De todas las historias que llegan a esta redacción cofrade hoy entresaco una de ellas por ser como una paradoja que parece calcada de la realidad.

Resulta que en un bar cofrade había una de esas famosas máquinas recreativas donde una bolita va dando vueltas sobre un tablero con cierta pendiente. La llaman pinball. En aquella máquina recreativa había ciertas posibilidades de conseguir lo que se denominaba una bola extra, es decir, una jugada más de regalo. Para conseguir una bola extra era necesario darle a una diana cuando se iluminaba con un chillón color rojo. Y si conseguías el acierto en tres ocasiones, la máquina soltaba un crujido y una voz de ultratumba decía: "Bola extra".

Aquello motivaba a los cofrades que frecuentaban el bar porque era ciertamente complicado conseguirla. Era algo extraordinario. Sin embargo, el dueño de la máquina, que cada dos semanas aparecía para llevar a cabo el mantenimiento, fue cambiando el sistema de juego y ya tan sólo eran dos veces en la diana para el ¡bola extra! Pasado un tiempo, con tan sólo una vez había premio. Lo cierto es que la gente comenzó a culpar al dueño del bar que tenía cara de hermano mayor y amenazaba con una insignia en la mano cuando algún cliente se negaba a pagar. Lo interesante de todo aquello era que la bola extra era poco más o menos que una odisea conseguirla.

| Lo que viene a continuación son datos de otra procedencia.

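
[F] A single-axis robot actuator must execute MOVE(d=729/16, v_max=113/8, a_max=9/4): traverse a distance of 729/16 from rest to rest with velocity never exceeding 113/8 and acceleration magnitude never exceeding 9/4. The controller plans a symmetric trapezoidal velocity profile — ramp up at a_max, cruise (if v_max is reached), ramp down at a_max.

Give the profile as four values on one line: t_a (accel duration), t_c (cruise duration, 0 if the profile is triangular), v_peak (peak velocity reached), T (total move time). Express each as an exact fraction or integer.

t_a=9/2 t_c=0 v_peak=81/8 T=9

(v_max)²/a_max = (113/8)²/(9/4) = 12769/144
729/16 < 12769/144 ⇒ no cruise
v_peak = √(729/16·9/4) = √(6561/64) = 81/8
t_a = (81/8)/(9/4) = 9/2; t_c = 0
T = 2·9/2 = 9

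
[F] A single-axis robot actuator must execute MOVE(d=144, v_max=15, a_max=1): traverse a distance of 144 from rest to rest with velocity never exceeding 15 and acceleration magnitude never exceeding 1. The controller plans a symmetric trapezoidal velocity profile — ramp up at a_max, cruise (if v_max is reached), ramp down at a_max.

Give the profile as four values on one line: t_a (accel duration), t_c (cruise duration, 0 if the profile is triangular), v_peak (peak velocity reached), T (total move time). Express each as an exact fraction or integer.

v_max²/a_max = 15²/1 = 225
144 < 225 so t_c = 0
v_peak = √(144·1) = √144 = 12
t_a = 12/1 = 12; t_c = 0
T = 2·12 = 24

t_a=12 t_c=0 v_peak=12 T=24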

Pero al final resultó que lo más complicado era jugar sin que la máquina te regalara una tirada de más.

El fabricante pensó que con más facilidades la gente jugaría más y habría más recaudación. Pero no fue así. Lo relativizó demasiado y el tiro salió por la culata. Y las bolas extras caigan con la misma facilidad que la segunda cerveza en ese bar cofrade en pleno mes de agosto.

Los clientes dejaron la máquina apartada en un rincón y todos se olvidaron de ella. Y el fabricante tuvo que llevársela a su gran nave donde controlaba la distribución de bolas extras por la ciudad. Y el negocio, al final, se cerró.